Depending on the version of Linux and the packages installed on the OSM, a reboot of the LDAP service may be required for the TLS_CERT entry to be loaded. It is easiest to perform a reboot of the entire server to ensure it is loaded.

Administration Console Configuration

In the OVD Administration Console (OAC), go to the "Configuration" tab and select "Domain Integration Settings". On this page, select Microsoft from the drop down list.

The SSL settings are listed under the "Server" section. Check the SSL box to enable LDAPs. Then change the TCP port (LDAP Port) from 389 to 636 if you are using the default port.

When setting the hostname (Domain or Primary Host), the value should match the hostname generated by step 3 in section 8.4.1. It must be the FQDN and not just the IP, otherwise the cert will be mismatched and it will not honor the authentication.

Verification steps

After completing the configuration, use the TEST button to perform a configuration check. If the test is successful, the results are annotated in green. If the test has errors, the results are annotated in red. If the results are green, users may login to OVD and will be authenticated by Active Directory using the secure channel.

Problem Determination

Depending on the errors displayed after performing the test, please check the following cases:

Port 636 is not open

To check that port 636 is open, do the following:

  • Windows:

    # netstat -an -p tcp | find "636"

    This should output data similar to the following:

    Proto  Local Address          Foreign Address        State
    TCP    0.0.0.0:636            0.0.0.0:0              LISTENING
  • Linux:

    # netstat -an4 | grep -i "636"

    This should output data similar to the following:

    tcp       0      0 0.0.0.0:636              0.0.0.0:*               LISTEN

The 0.0.0.0 address denotes that it is listening and allows inbound outboard IPs to accept/receive traffic to port 636. If you have communication issues or disruption it may be due to firewall restrictions either on the server or imposed by an external firewall. Ensure that the external firewall is configured to allow LDAP/LDAP and MS Domain Services.
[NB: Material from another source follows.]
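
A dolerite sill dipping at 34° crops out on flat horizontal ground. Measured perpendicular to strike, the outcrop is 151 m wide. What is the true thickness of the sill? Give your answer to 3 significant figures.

84.4 m

True thickness t = w · sin(dip) = 151 × sin 34°
t = 151 × 0.5592 = 84.438 m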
A further check is to perform a telnet request from the OSM to the Active Directory server using port 636 to ensure that communication can be established.

DNS Issues

Check that the DNS is correctly configured and use the nslookup command to verify that the hostname is correctly resolved.

Also check that the DNS server is correctly configured on the OSM. If the Microsoft Active Directory server is acting as the DNS server, ensure that the OSM DNS server corresponds to the IP address of the Active Directory server.